Climate Change Is No Longer A Consequence Of Economic Growth

Senior Contributor


When discussing climate change, there are a few canned talking points that have to be rebutted constantly, and one of them is that “without fossil fuels, and thus their emissions, the economy would die.” But, for the second year in a row, it turns out that’s not the case.

PricewaterhouseCoopers, one of the world’s foremost accounting firms and hardly any sort of shill for ecologists, has issued a report on this statement and it turns out that economic growth no longer has to come at the expense of climate change. Essentially, as major economies like China and the US decarbonize, economic growth keeps going, which is good news since PwC notes we’ve got a long way to go:

Global emissions were flat in 2015 while GDP grew by a respectable 3.1%. Coal consumption fell by 1.8%, with a switch to lower carbon gas (+1.7%) as well as oil (+1.9%). Wind and solar energy output grew at 17.4% and 32.6% last year, but are still tiny fractions of the whole energy system.
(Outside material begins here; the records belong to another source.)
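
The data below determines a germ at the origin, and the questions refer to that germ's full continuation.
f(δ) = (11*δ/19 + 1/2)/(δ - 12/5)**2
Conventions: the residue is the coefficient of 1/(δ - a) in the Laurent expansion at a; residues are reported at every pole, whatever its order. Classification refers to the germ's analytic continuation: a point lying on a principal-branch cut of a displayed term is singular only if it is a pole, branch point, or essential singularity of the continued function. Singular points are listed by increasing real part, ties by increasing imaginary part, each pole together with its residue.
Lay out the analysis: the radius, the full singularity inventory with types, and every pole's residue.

Radius of convergence at 0: 12/5.
At 12/5: a pole of order 2; residue 11/19.

Denominator factor (δ - 12/5)^2: pole of order 2 at 12/5, modulus 12/5.
The radius of convergence is the smallest modulus among the singular points: 12/5.
At the order-2 pole 12/5 set g(δ) = (δ - (12/5))^2*f(δ) = 11*δ/19 + 1/2.
Order-2 pole: residue = g'(a); g'(12/5) = 11/19, so the residue is 11/19.


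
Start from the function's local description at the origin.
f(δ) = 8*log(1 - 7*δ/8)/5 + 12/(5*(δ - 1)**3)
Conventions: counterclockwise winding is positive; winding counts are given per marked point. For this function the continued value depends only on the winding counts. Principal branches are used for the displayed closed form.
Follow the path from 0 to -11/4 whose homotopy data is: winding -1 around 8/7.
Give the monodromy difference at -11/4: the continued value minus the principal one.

The rational part is single-valued and drops out of the difference; each branch term changes only by its own monodromy.
(8/5)*log(1 - δ/(8/7)): each positive loop around 8/7 adds 2*pi*i to the log, so winding -1 contributes (8/5)*(-1)*2*pi*i = -(16/5)*pi*i.
Summing the contributions at δ = -11/4 gives -(16/5)*pi*i.

Continued minus principal equals -(16/5)*pi*i.


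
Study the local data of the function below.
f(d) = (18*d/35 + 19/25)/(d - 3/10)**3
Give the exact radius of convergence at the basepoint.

The radius of convergence is 3/10.

Denominator factor (d - 3/10)^3: pole of order 3 at 3/10, modulus 3/10.
The radius of convergence is the smallest modulus among the singular points: 3/10.


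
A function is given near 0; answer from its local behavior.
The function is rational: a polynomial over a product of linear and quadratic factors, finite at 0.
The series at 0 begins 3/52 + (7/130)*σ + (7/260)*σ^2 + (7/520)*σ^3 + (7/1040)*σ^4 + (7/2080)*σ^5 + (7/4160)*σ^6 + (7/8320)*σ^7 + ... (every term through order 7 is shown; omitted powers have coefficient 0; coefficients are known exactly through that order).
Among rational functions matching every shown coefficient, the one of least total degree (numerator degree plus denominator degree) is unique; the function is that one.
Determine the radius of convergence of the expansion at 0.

The radius of convergence is 2.

No rational of total degree below 2 reproduces all 8 coefficients; solving the [1/1] Pade equations on them gives f(σ) = (-σ/20 - 3/26)/(σ - 2), whose expansion matches every shown term.
Denominator factor (σ - 2): pole of order 1 at 2, modulus 2.
The radius of convergence is the smallest modulus among the singular points: 2.


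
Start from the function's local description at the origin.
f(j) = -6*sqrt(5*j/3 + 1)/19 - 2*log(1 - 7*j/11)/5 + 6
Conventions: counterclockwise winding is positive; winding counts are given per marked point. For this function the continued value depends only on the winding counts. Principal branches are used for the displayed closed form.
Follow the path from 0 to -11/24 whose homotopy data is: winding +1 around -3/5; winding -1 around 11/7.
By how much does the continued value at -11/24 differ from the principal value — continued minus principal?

Continued minus principal equals ((1/19)*sqrt(34)) + ((4/5)*pi)*i.

The rational part is single-valued and drops out of the difference; each branch term changes only by its own monodromy.
(-2/5)*log(1 - j/(11/7)): each positive loop around 11/7 adds 2*pi*i to the log, so winding -1 contributes (-2/5)*(-1)*2*pi*i = (4/5)*pi*i.
(-6/19)*sqrt(1 - j/(-3/5)): winding +1 is odd, the square root flips sign, contributing -2*(-6/19)*sqrt(1 - (-11/24)/(-3/5)) = -2*(-6/19)*sqrt(17/72) = (1/19)*sqrt(34).
Summing the contributions at j = -11/24 gives ((1/19)*sqrt(34)) + ((4/5)*pi)*i.


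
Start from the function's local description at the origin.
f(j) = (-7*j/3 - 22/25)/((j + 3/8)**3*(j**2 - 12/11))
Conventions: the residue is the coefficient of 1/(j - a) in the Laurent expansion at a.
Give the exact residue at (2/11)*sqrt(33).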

The logic of this is and always has been fairly simple: As governments set emissions targets, the companies that emit carbon spend money to reduce those emissions — on things like equipment and employees. Oddly, when you give money to people, they tend to spend it, thus, you know, encouraging economic growth. The real question now, of course, is how we decarbonize more rapidly, because there are some urgent concerns, like climate change taking guacamole, coffee, and beer. Really, that last should have been the deciding factor: Even stockbrokers would quit if it would mean saving the beer.